Era y fue de azurita: espiga heráldica sin salir de su envoltura de asombros. Atisbaba con harta frecuencia al jardín propincuo, en solicitud del emisor de un canto potente que se repetía tres veces cada día: al amanecer, al mediodía y al atardecer. Todos sus esfuerzos resultaban vanos: no lograba dar con el que profería los anuncios de las horas importantes. Frustrada, se sumergía en un azur que la instigaba más. Ella rebosaba juventud y tal vez, por ello, la impetuosidad era su fiel compañera. ¿Y si penetrara al vergel y develara el misterio del cantor oculto? A pesar de poseer abundante brío, una especie de reactancia la constreñía a permanecer en su predio manchado de añil.

En el jardín, el gallo se conservaba fuera de las miradas curiosas. Bajo las enramadas tupidas, sonreía, callaba casi la totalidad del día y meditaba. Ese año le estaba dedicado y por lo tanto, podía hacer lo que se le antojara. ¿Gallinas? Ya estaba harta de ellas y de su perseverante cacareo. ¿Pollas? Insulsas hasta la exasperación. Tenía fuerza y capacidad para procurarse su alimento por sí mismo y hacer cuanto le apeteciera o le viniera en gana. ¡Su gallardía resaltaba, al igual que su marcialidad! Entonces, ¿temer a qué? Levantaba su voz y con ella la agresiva arrogancia. La mujer convecina le tenía sin cuidado. ¿Por qué aquel empeño en espiarlo? ¿Estaba chiflada de tan azulenca?

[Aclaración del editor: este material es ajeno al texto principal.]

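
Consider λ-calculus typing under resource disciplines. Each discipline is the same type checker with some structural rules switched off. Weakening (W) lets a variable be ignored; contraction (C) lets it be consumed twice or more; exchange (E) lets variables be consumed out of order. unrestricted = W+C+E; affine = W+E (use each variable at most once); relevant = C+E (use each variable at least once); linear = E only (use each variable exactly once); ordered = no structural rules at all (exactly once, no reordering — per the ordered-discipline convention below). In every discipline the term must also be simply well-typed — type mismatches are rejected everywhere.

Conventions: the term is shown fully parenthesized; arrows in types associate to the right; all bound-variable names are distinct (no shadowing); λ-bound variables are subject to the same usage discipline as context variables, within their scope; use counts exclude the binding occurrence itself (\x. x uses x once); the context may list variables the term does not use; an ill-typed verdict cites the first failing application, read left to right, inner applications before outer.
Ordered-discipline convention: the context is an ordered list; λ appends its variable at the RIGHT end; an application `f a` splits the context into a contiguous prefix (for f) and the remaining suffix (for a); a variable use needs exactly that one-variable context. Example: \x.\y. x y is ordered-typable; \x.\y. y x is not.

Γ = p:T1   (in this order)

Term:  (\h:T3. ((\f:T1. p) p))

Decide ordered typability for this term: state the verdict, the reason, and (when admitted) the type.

no — p ×2 used more than once (contraction); h, f never used (weakening)
variable uses: p ×2, h [bound] ×0, f [bound] ×0
use order (left to right): p, p
typing: ✓ — T3 → T1
all disciplines: ordered ✗ · linear ✗ · affine ✗ · relevant ✗ · unrestricted ✓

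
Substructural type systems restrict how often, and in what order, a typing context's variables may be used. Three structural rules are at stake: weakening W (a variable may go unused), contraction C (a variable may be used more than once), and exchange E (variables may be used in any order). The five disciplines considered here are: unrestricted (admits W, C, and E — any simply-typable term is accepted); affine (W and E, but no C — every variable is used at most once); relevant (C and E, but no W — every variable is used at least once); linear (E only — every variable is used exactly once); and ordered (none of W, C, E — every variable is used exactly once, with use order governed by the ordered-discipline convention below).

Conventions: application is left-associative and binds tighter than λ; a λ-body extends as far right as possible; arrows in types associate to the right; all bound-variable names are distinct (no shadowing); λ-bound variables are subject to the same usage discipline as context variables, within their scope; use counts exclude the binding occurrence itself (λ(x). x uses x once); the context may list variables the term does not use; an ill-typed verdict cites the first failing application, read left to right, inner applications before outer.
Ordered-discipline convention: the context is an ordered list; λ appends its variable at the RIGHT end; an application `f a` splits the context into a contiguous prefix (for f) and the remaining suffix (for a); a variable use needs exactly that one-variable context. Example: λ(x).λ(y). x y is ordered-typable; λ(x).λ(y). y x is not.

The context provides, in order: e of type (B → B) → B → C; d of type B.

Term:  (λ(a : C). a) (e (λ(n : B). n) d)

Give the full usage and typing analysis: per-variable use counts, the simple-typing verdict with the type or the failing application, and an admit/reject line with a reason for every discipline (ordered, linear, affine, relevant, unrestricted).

usage: e=1, d=1, a [bound]=1, n [bound]=1
uses in reading order: a, e, n, d
typing: ✓ — C
ordered: ✓, single-use (e, d, a, n), ordered derivation ok
linear: ✓, e, d, a, n: one use apiece
affine: ✓, none of e, d, a, n used more than once
relevant: ✓, none of e, d, a, n goes unused
unrestricted: ✓, simply typable at C; W, C, E all held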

Un domingo desusado y de exacerbada luminosidad, el astro rey se colgó audaz de su cenit. El gallo prorrumpió en cantos maravillosos y nunca antes proferidos. La mujer estaba sentada bajo un emparrado, en un estado de somnolencia y modorra. Dio un respingo y, sin pensarlo, saltó el seto que dividía su predio del jardín de al lado. Se encontró con el gallo, erizado y enhiesto, trepado en lo alto de un arbusto florecido. Ella le miró fijamente unos breves instantes. De inmediato, se despojó de sus ropajes y se postró de hinojos sobre la proteica hojarasca. Exigió: “¡Móntame, gallo!”. El ave voló desde su refugio, entre cantos de una autoridad celestial, hasta descender encima de las desarrolladas nalgas de la mujer. El gallo la penetró, al tiempo que clavaba sus uñas en las turgentes carnes de la fémina. Un postrero y turbador canto fue lanzado en duplicidad al espacio. Después ave y mujer yacieron allí por horas hasta que la noche los separó.

(La conseja narra que la mujer expulsó dos huevos negruzcos al cabo de once meses y de su interior surgieron gemelos azuletes con mechones de pelo muy similares a tiras de cinabrio. Parece ser que nunca nadie oyó hablar a los gemelos, quienes se la pasaban desnudos y encaramados a unas perchas).